Times are changing!
There were times when people married just because they came of age and sex had to happen. The era of 60’s to 90’s was like that. People married without anything to do with love, willingness to setting up a home or living a life with a soul mate. It used to be ‘business as usual’ mostly.
After 90’s our society liberalized and concepts (read adventures) like ‘dating’ , ‘living-in’, ‘break-up’ and ‘move-on’ came up.
Now, we are at a cross-road today and have plenty of options available to us. But, we need a bit of discretion before we get into one.
Marriage primarily is a responsible affair. Once the initial euphoria is over, it is all about commitment and care. Bearing each other’s idiosyncrasies and still continuing to live together is what makes a marriage successful. Many a philosophers call it a compromise at best. Therefore, choose marriage if you are a professional type dreaming a life of stability, prestige and social status. You would love to see your children grow and choose their own path to leave you fulfilled in your sunset years.

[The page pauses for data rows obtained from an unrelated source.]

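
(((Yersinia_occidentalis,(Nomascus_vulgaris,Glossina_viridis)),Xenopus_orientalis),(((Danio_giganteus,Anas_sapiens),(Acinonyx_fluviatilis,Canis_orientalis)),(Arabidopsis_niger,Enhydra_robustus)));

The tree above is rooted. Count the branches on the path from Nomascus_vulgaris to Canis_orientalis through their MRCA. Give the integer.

8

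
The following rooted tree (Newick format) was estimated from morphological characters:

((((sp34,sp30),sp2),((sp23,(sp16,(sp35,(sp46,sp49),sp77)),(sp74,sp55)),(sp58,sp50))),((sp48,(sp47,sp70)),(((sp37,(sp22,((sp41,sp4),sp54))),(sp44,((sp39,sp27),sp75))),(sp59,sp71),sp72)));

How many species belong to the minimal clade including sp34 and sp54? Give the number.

28

The MRCA of sp34 and sp54 is the root, so the clade is the entire tree.
That clade contains 28 terminal taxa: sp16, sp2, sp22, sp23, sp27, sp30, sp34, sp35, sp37, sp39, sp4, sp41, sp44, sp46, sp47, sp48, sp49, sp50, sp54, sp55, sp58, sp59, sp70, sp71, sp72, sp74, sp75, sp77.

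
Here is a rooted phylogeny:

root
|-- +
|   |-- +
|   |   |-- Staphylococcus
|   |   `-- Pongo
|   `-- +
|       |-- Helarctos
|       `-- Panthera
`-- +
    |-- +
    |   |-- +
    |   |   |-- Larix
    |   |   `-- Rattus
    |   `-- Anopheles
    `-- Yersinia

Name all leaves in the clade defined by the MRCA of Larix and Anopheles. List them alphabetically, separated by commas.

Anopheles, Larix, Rattus

Tracing Larix: it sits inside (Larix,Rattus).
Tracing Anopheles: it sits inside ((Larix,Rattus),Anopheles).
The smallest clade enclosing both is ((Larix,Rattus),Anopheles); the answer is its 3 terminal taxa in alphabetical order.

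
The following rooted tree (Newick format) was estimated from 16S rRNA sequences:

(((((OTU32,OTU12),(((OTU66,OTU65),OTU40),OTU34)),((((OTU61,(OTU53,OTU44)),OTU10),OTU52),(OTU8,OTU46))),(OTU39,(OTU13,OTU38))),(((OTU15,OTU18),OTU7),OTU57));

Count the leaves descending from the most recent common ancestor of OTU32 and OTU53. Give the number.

13

The MRCA of OTU32 and OTU53 is the node subtending (((OTU32,OTU12),(((OTU66,OTU65),OTU40),OTU34)),((((OTU61,(OTU53,OTU44)),OTU10),OTU52),(OTU8,OTU46))).
That clade contains 13 terminal taxa: OTU10, OTU12, OTU32, OTU34, OTU40, OTU44, OTU46, OTU52, OTU53, OTU61, OTU65, OTU66, OTU8.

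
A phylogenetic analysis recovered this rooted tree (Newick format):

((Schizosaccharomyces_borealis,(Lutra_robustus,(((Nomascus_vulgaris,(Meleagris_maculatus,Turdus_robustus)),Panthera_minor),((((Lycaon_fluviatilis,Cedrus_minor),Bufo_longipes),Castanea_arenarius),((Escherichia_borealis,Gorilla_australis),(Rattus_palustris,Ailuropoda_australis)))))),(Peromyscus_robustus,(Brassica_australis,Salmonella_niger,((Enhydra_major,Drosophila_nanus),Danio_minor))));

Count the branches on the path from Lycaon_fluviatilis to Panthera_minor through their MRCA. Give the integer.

7

The MRCA of Lycaon_fluviatilis and Panthera_minor is the node subtending (((Nomascus_vulgaris,(Meleagris_maculatus,Turdus_robustus)),Panthera_minor),((((Lycaon_fluviatilis,Cedrus_minor),Bufo_longipes),Castanea_arenarius),((Escherichia_borealis,Gorilla_australis),(Rattus_palustris,Ailuropoda_australis)))).
From Lycaon_fluviatilis up to that node: 5 branches. From Panthera_minor up to the same node: 2 branches. Total: 5 + 2 = 7.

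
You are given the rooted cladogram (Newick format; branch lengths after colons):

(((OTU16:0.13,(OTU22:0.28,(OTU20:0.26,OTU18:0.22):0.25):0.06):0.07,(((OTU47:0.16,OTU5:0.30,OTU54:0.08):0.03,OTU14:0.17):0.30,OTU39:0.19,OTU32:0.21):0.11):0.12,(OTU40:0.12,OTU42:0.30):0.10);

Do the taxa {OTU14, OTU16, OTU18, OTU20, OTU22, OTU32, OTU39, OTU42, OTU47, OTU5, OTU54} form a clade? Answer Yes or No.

The MRCA of the listed taxa is the root, so the smallest clade containing them is the whole tree.
That clade also contains OTU40, which is not in the proposed group, so the group is not monophyletic.

No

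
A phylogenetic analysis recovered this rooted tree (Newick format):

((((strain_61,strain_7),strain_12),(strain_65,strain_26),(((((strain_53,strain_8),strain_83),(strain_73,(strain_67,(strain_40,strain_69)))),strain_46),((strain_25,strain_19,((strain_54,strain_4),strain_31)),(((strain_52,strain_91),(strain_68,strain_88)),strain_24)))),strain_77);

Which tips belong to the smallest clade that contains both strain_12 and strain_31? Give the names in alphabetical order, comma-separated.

Tracing strain_12: it sits inside ((strain_61,strain_7),strain_12).
Tracing strain_31: it sits inside ((strain_54,strain_4),strain_31).
The smallest clade enclosing both is (((strain_61,strain_7),strain_12),(strain_65,strain_26),(((((strain_53,strain_8),strain_83),(strain_73,(strain_67,(strain_40,strain_69)))),strain_46),((strain_25,strain_19,((strain_54,strain_4),strain_31)),(((strain_52,strain_91),(strain_68,strain_88)),strain_24)))); the answer is its 23 terminal taxa in alphabetical order.

strain_12, strain_19, strain_24, strain_25, strain_26, strain_31, strain_4, strain_40, strain_46, strain_52, strain_53, strain_54, strain_61, strain_65, strain_67, strain_68, strain_69, strain_7, strain_73, strain_8, strain_83, strain_88, strain_91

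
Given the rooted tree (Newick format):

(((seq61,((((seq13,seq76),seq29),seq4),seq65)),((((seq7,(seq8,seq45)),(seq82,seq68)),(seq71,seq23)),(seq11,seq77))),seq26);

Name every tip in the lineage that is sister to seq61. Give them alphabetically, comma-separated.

seq13, seq29, seq4, seq65, seq76

seq61 attaches to the tree at the node subtending (seq61,((((seq13,seq76),seq29),seq4),seq65)).
The other lineage descending from that same node — the sister group — is ((((seq13,seq76),seq29),seq4),seq65); its 5 tips in alphabetical order are the answer.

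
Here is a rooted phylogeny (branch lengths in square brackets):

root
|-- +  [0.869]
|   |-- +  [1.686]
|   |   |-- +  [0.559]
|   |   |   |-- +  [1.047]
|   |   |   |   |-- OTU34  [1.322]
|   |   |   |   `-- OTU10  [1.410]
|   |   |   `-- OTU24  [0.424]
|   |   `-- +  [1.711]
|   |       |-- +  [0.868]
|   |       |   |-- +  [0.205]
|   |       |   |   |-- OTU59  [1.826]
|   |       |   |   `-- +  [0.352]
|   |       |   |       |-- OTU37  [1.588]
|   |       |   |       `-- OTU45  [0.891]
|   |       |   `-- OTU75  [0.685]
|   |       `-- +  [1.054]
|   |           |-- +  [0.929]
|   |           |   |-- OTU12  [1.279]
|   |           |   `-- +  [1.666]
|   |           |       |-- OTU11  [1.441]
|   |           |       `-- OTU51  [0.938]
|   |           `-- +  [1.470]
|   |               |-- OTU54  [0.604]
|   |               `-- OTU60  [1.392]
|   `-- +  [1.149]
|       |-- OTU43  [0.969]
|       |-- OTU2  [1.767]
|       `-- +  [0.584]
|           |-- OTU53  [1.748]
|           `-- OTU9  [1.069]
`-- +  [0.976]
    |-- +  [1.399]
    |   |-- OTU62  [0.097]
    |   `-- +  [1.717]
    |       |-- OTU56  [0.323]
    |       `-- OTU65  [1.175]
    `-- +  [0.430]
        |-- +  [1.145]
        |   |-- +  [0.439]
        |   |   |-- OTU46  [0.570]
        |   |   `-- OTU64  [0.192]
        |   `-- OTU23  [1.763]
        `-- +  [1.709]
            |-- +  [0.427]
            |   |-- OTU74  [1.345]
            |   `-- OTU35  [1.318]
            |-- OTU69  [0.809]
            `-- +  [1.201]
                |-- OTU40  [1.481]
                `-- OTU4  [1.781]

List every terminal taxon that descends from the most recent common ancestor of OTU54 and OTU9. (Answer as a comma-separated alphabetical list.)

Tracing OTU54: it sits inside (OTU54,OTU60).
Tracing OTU9: it sits inside (OTU53,OTU9).
The smallest clade enclosing both is ((((OTU34,OTU10),OTU24),(((OTU59,(OTU37,OTU45)),OTU75),((OTU12,(OTU11,OTU51)),(OTU54,OTU60)))),(OTU43,OTU2,(OTU53,OTU9))); the answer is its 16 terminal taxa in alphabetical order.

OTU10, OTU11, OTU12, OTU2, OTU24, OTU34, OTU37, OTU43, OTU45, OTU51, OTU53, OTU54, OTU59, OTU60, OTU75, OTU9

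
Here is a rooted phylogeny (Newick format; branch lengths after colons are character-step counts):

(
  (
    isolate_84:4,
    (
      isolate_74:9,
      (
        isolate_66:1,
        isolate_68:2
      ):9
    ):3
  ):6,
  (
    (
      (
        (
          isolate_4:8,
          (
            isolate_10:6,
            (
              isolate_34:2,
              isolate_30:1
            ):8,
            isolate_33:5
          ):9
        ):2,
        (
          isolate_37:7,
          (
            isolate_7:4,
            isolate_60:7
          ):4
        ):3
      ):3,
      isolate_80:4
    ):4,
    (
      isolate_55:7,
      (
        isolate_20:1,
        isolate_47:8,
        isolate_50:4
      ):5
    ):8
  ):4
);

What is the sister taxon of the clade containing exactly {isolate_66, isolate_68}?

isolate_74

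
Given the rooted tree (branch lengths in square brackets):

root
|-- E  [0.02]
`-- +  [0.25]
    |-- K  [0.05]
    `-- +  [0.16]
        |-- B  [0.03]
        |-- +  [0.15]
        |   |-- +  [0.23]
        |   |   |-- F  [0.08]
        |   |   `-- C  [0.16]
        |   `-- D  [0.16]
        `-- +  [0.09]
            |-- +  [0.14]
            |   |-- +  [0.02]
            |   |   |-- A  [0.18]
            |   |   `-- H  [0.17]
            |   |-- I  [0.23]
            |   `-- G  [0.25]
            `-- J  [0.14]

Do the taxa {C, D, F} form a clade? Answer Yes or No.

The most recent common ancestor of these taxa subtends ((F,C),D).
That clade has exactly 3 tips — every listed taxon and nothing else — so the group is monophyletic.

Yes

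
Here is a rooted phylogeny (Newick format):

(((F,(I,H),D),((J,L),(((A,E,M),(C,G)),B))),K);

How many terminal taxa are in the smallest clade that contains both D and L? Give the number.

12

The MRCA of D and L is the node subtending ((F,(I,H),D),((J,L),(((A,E,M),(C,G)),B))).
That clade contains 12 terminal taxa: A, B, C, D, E, F, G, H, I, J, L, M.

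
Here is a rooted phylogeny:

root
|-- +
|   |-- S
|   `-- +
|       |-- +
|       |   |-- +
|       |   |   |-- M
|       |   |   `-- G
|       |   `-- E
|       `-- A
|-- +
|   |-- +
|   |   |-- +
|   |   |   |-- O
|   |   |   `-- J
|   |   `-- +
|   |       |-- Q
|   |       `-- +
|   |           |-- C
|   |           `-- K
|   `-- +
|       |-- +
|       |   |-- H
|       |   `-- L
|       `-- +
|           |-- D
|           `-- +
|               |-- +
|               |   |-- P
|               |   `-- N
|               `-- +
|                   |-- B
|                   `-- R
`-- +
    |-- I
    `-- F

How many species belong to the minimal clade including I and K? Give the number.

19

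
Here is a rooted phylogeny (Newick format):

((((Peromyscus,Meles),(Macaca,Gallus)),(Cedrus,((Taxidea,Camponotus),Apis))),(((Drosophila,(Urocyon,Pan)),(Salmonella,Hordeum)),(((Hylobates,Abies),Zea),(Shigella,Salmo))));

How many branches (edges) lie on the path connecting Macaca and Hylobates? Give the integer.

9

The MRCA of Macaca and Hylobates is the root of the tree.
From Macaca up to that node: 4 branches. From Hylobates up to the same node: 5 branches. Total: 4 + 5 = 9.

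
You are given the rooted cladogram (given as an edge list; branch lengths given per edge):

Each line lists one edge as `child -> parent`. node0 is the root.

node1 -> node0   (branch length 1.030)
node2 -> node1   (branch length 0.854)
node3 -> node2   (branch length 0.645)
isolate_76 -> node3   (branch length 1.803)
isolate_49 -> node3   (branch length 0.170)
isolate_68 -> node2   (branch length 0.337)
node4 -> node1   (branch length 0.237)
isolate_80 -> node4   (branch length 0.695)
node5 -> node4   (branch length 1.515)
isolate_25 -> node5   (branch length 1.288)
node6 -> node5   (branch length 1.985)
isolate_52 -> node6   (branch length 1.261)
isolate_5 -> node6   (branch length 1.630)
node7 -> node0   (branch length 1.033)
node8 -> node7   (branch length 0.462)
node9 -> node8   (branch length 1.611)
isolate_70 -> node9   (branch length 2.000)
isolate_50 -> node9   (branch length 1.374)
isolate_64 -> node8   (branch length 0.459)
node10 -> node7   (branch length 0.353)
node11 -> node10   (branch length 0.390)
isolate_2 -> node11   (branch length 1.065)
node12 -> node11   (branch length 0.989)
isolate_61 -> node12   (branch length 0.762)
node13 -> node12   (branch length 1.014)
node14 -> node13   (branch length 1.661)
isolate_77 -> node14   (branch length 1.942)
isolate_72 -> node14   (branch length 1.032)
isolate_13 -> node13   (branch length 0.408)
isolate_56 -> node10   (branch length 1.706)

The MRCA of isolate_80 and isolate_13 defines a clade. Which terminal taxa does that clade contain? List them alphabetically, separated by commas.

isolate_13, isolate_2, isolate_25, isolate_49, isolate_5, isolate_50, isolate_52, isolate_56, isolate_61, isolate_64, isolate_68, isolate_70, isolate_72, isolate_76, isolate_77, isolate_80

Tracing isolate_80: it sits inside (isolate_80,(isolate_25,(isolate_52,isolate_5))).
Tracing isolate_13: it sits inside ((isolate_77,isolate_72),isolate_13).
The smallest clade enclosing both is the whole tree (their MRCA is the root), so the answer is all 16 tips in alphabetical order.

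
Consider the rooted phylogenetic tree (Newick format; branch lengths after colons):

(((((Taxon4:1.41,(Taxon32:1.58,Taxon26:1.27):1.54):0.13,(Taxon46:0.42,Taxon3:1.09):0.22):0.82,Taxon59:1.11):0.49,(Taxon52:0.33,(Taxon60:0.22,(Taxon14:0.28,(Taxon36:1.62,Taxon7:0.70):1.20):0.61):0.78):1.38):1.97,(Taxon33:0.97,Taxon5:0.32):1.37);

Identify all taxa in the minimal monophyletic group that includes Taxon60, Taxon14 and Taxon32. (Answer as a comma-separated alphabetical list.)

Taxon14, Taxon26, Taxon3, Taxon32, Taxon36, Taxon4, Taxon46, Taxon52, Taxon59, Taxon60, Taxon7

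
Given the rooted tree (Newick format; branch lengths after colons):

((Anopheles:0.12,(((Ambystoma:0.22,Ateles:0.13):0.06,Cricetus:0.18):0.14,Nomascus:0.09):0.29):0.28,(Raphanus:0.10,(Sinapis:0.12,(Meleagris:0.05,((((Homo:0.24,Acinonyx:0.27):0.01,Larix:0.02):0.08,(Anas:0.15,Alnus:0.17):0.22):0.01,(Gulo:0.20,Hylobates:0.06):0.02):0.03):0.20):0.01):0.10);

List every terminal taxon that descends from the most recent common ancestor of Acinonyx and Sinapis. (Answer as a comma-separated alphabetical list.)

Tracing Acinonyx: it sits inside (Homo,Acinonyx).
Tracing Sinapis: it sits inside (Sinapis,(Meleagris,((((Homo,Acinonyx),Larix),(Anas,Alnus)),(Gulo,Hylobates)))).
The smallest clade enclosing both is (Sinapis,(Meleagris,((((Homo,Acinonyx),Larix),(Anas,Alnus)),(Gulo,Hylobates)))); the answer is its 9 terminal taxa in alphabetical order.

Acinonyx, Alnus, Anas, Gulo, Homo, Hylobates, Larix, Meleagris, Sinapis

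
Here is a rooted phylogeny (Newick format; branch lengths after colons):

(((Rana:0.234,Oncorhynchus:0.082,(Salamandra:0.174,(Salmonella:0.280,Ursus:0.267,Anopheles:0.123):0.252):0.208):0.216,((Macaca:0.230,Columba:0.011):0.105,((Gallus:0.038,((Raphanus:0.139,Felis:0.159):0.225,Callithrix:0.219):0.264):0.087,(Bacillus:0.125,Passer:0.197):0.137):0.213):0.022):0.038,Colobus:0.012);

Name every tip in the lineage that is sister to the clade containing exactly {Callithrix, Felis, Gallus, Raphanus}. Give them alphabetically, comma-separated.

The clade containing exactly {Callithrix, Felis, Gallus, Raphanus} attaches to the tree at the node subtending ((Gallus,((Raphanus,Felis),Callithrix)),(Bacillus,Passer)).
The other lineage descending from that same node — the sister group — is (Bacillus,Passer); its 2 tips in alphabetical order are the answer.

Bacillus, Passer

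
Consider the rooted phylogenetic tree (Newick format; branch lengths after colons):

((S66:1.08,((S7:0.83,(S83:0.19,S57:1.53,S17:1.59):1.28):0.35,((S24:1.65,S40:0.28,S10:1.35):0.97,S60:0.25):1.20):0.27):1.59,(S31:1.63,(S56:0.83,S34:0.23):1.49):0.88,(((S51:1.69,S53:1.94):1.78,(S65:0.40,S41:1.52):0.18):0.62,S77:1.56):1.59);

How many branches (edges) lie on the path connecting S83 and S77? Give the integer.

7

The MRCA of S83 and S77 is the root of the tree.
From S83 up to that node: 5 branches. From S77 up to the same node: 2 branches. Total: 5 + 2 = 7.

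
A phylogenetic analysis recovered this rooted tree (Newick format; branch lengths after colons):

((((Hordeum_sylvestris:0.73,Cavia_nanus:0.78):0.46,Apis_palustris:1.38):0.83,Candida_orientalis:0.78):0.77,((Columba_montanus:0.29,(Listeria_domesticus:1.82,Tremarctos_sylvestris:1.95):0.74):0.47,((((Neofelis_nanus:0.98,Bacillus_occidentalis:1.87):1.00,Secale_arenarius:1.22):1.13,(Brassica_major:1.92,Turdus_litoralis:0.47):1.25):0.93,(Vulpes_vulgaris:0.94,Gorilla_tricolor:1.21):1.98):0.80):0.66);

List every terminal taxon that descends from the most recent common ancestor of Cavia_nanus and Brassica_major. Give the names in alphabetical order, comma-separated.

Apis_palustris, Bacillus_occidentalis, Brassica_major, Candida_orientalis, Cavia_nanus, Columba_montanus, Gorilla_tricolor, Hordeum_sylvestris, Listeria_domesticus, Neofelis_nanus, Secale_arenarius, Tremarctos_sylvestris, Turdus_litoralis, Vulpes_vulgaris

Tracing Cavia_nanus: it sits inside (Hordeum_sylvestris,Cavia_nanus).
Tracing Brassica_major: it sits inside (Brassica_major,Turdus_litoralis).
The smallest clade enclosing both is the whole tree (their MRCA is the root), so the answer is all 14 tips in alphabetical order.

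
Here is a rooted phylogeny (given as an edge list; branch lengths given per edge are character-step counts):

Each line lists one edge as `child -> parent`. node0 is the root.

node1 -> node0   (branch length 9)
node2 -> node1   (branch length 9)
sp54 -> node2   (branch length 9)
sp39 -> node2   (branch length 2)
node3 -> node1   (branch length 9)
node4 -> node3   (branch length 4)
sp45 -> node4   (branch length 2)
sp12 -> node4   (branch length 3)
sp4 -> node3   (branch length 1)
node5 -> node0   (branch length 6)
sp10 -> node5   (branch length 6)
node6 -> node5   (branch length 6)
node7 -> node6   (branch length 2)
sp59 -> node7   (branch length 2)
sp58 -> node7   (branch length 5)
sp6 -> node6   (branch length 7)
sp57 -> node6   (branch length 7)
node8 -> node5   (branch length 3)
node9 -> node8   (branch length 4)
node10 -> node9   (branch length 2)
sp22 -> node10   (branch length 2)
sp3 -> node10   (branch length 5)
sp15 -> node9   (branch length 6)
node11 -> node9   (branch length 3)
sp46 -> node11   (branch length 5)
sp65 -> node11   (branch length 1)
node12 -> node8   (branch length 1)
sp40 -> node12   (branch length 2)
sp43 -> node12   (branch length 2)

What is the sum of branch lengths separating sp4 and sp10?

31

The path runs sp4 → … → MRCA → … → sp10; the MRCA is the root of the tree.
Branch lengths along that path: 1 + 9 + 9 + 6 + 6 = 31.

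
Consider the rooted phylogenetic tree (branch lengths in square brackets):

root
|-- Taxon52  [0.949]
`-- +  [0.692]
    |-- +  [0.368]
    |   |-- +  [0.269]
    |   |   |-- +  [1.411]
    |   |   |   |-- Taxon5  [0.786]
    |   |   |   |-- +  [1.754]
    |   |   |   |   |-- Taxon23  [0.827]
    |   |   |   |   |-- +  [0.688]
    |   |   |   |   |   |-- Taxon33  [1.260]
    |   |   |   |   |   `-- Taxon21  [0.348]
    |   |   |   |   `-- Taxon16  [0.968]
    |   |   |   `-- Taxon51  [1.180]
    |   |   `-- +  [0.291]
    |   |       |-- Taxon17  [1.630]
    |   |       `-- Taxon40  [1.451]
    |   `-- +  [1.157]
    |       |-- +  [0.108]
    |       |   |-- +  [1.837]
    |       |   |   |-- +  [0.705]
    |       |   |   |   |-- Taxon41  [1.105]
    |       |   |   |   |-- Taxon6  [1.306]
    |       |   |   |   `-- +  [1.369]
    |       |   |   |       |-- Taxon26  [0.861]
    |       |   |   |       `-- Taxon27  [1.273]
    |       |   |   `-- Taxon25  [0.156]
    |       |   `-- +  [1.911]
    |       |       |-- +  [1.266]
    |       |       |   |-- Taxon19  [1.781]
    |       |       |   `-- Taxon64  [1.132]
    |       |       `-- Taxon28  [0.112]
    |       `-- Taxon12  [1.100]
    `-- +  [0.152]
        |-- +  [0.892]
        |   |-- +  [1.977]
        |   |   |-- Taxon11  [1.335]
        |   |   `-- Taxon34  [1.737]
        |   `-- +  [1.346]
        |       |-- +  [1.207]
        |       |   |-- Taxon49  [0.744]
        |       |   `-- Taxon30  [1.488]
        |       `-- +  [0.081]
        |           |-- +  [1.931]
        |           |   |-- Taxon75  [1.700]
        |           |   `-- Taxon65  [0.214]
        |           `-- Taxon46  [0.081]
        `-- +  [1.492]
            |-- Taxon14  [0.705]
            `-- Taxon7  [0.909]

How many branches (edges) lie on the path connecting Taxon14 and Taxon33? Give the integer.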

‘Living-in’, on the other hand, is a relationship that is ‘non-committal’ per sê. Expecting commitment in a ‘living-in’ is like expecting water in a desert meadow. It is for those who wish to experience life differently, love freedom above everything and rebel against set norms of society. Its unique offering is ‘freedom’. So if you are an artistic or creative type, abhorring any responsibilities and loving to live like a nomad, do experience living-in. But you would never attach any strings to your relationship and be ready to move out of it as easily as you moved in.
Now why marriages or Living-in fail? Because we have marriage like expectations from living-in and live-in like expectations from marriage! It simply doesn’t work that way. When you do this goof-up you are left with a deeply wounded soul in the end and look for solace in all directions. it wasn’t your choice that was wrong but your expectations!